Q: Was there more than one Willie B. at Zoo Atlanta?

A: Let's not monkey around with this one.

The famous silverback gorilla, who died on this date in 2000, arrived at what was then known as Grant Park Zoo in 1961.

He was named for Atlanta Mayor William B. Hartsfield and quickly became a popular attraction and media darling.

Life was lonely for Willie B.

He spent 27 years in a large glass-and-bars cage with only a television set and a tire swing for entertainment, but in 1988 the zoo created an outdoor gorilla habitat, where Willie B. was introduced to female gorillas.

Buckhead apparently wasn’t Atlanta’s only singles scene in those days.

Willie B. initially hit it off with Kinyani and later made a love connection with Choomba, who gave birth to his first child, a female named Kudzoo.

Willie B. went on to father three more daughters — Olympia, Sukari and Lulu — and a son named Kidogo.

As Willie B.’s only male child, Kidogo eventually became known as Willie B. Jr. and still resides at Zoo Atlanta, which has grown to have one of the country’s largest gorilla populations.

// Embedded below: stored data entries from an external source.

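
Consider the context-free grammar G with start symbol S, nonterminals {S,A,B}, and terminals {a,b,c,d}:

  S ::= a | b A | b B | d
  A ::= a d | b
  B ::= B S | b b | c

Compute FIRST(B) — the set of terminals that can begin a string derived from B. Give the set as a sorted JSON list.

Compute FIRST by fixpoint:
pass 1:
  A via A→a d: +{a}
  A via A→b: +{b}
  B via B→b b: +{b}
  B via B→c: +{c}
  S via S→a: +{a}
  S via S→b A: +{b}
  S via S→d: +{d}
  S: {a,b,d}  A: {a,b}  B: {b,c}
pass 2: (no change)
  S: {a,b,d}  A: {a,b}  B: {b,c}

FIRST(B) = ["b", "c"]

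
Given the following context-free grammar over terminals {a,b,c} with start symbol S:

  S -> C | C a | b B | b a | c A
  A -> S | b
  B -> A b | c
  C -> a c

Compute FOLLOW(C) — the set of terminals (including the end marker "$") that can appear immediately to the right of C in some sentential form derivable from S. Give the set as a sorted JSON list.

Compute FIRST by fixpoint:
[1]
  A via A→b: +{b}
  B via B→A b: +{b}
  B via B→c: +{c}
  C via C→a c: +{a}
  S via S→C: +{a}
  S via S→b B: +{b}
  S via S→c A: +{c}
  S: {a,b,c}  A: {b}  B: {b,c}  C: {a}
[2]
  A via A→S: +{a,c}
  B via B→A b: +{a}
  S: {a,b,c}  A: {a,b,c}  B: {a,b,c}  C: {a}
[3] (no change)
  S: {a,b,c}  A: {a,b,c}  B: {a,b,c}  C: {a}

FOLLOW iteration:
initialize: $ ∈ FOLLOW(S)
[1]
  B→A b: FOLLOW(A) ⊇ FIRST(b) = {b}; new: +{b}
  S→C: FOLLOW(C) ⊇ FOLLOW(S) ⊇ {$}; new: +{$}
  S→C a: FOLLOW(C) ⊇ FIRST(a) = {a}; new: +{a}
  S→b B: FOLLOW(B) ⊇ FOLLOW(S) ⊇ {$}; new: +{$}
  S→c A: FOLLOW(A) ⊇ FOLLOW(S) ⊇ {$}; new: +{$}
  FOLLOW[S]={$}  FOLLOW[A]={$,b}  FOLLOW[B]={$}  FOLLOW[C]={$,a}
[2]
  A→S: FOLLOW(S) ⊇ FOLLOW(A) ⊇ {$,b}; new: +{b}
  S→C: FOLLOW(C) ⊇ FOLLOW(S) ⊇ {$,b}; new: +{b}
  S→b B: FOLLOW(B) ⊇ FOLLOW(S) ⊇ {$,b}; new: +{b}
  FOLLOW[S]={$,b}  FOLLOW[A]={$,b}  FOLLOW[B]={$,b}  FOLLOW[C]={$,a,b}
[3] (stable)
  FOLLOW[S]={$,b}  FOLLOW[A]={$,b}  FOLLOW[B]={$,b}  FOLLOW[C]={$,a,b}

FOLLOW(C) = ["$", "a", "b"]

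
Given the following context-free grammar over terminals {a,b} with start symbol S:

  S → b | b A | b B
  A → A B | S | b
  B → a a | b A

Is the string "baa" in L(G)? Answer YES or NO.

Convert to CNF:
  S -> T0 A | T0 B | b
  A -> A B | T0 A | T0 B | b
  B -> T0 A | T1 T1
  T0 -> b
  T1 -> a

CYK table (by increasing span):
  cell(0,0) b: {A,S,T0}  orig:{A,S}
  cell(1,1) a: {T1}  orig:{}
  cell(2,2) a: {T1}  orig:{}
  cell(0,1) ba: ∅
  cell(1,2) aa: {B}
  cell(0,2) baa: {A,S}

S ∈ T[0,2] ⇒ YES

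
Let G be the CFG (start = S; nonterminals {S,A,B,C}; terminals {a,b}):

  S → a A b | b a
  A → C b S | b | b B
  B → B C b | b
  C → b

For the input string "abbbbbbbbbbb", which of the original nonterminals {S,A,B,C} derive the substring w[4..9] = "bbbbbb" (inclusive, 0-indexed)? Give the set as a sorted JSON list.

CNF form of G:
  S -> T0 T1 | T1 X4
  A -> C X2 | T0 B | b
  B -> B X3 | b
  C -> b
  T0 -> b
  T1 -> a
  X2 -> T0 S
  X3 -> C T0
  X4 -> A T0

CYK table (by increasing span), restricted to cells inside w[4..9]:
  [4..4]={A,B,C,T0}  "b"  orig:{A,B,C}
  [5..5]={A,B,C,T0}  "b"  orig:{A,B,C}
  [6..6]={A,B,C,T0}  "b"  orig:{A,B,C}
  [7..7]={A,B,C,T0}  "b"  orig:{A,B,C}
  [8..8]={A,B,C,T0}  "b"  orig:{A,B,C}
  [9..9]={A,B,C,T0}  "b"  orig:{A,B,C}
  [4..5]={A,X3,X4}  "bb"  orig:{A}
  [5..6]={A,X3,X4}  "bb"  orig:{A}
  [6..7]={A,X3,X4}  "bb"  orig:{A}
  [7..8]={A,X3,X4}  "bb"  orig:{A}
  [8..9]={A,X3,X4}  "bb"  orig:{A}
  [4..6]={B,X4}  "bbb"  orig:{B}
  [5..7]={B,X4}  "bbb"  orig:{B}
  [6..8]={B,X4}  "bbb"  orig:{B}
  [7..9]={B,X4}  "bbb"  orig:{B}
  [4..7]={A}  "bbbb"
  [5..8]={A}  "bbbb"
  [6..9]={A}  "bbbb"
  [4..8]={B,X4}  "bbbbb"  orig:{B}
  [5..9]={B,X4}  "bbbbb"  orig:{B}
  [4..9]={A}  "bbbbbb"

Original NTs in T[4,9] deriving "bbbbbb": ["A"]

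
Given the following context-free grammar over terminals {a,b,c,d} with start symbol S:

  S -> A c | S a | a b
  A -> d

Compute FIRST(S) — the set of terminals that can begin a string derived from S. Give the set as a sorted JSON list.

FIRST sets, iterate to fixpoint:
pass 1:
  A via A→d: +{d}
  S via S→A c: +{d}
  S via S→a b: +{a}
  FIRST(S)={a,d}  FIRST(A)={d}
pass 2: (no change)
  FIRST(S)={a,d}  FIRST(A)={d}

FIRST(S) = ["a", "d"]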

Q: What year did “The Sound of Music” play in Atlanta, and at which theater?

—Frank Burnette, Decatur

A: This one isn't as easy as it sounds.

“The Sound of Music” played at theaters all around town, beginning with its release in 1965, but one in particular made the movie one of its favorite things.

The Martin Cinerama, which was at 583 Peachtree St., had several other names during its time – Erlanger, Atlanta, Tower and Columbia – and showed “The Sound of Music” for nearly two years.

“It opened March 24, 1965, and ran for 90 weeks, ending just before Christmas 1966,” Stan Malone, an Atlanta movie theater historian, told me in an email.

There’s no word if they changed the lyrics of “Sixteen Going on Seventeen” to “Eighteen Going on Nineteen” by the end of that run.

Don’t try to find the Martin Cinerama.

It was demolished in 1995, Malone wrote on Cinematreasures.org, and became a parking lot.

The “Sound of Music” continued to be shown around Atlanta until 1969.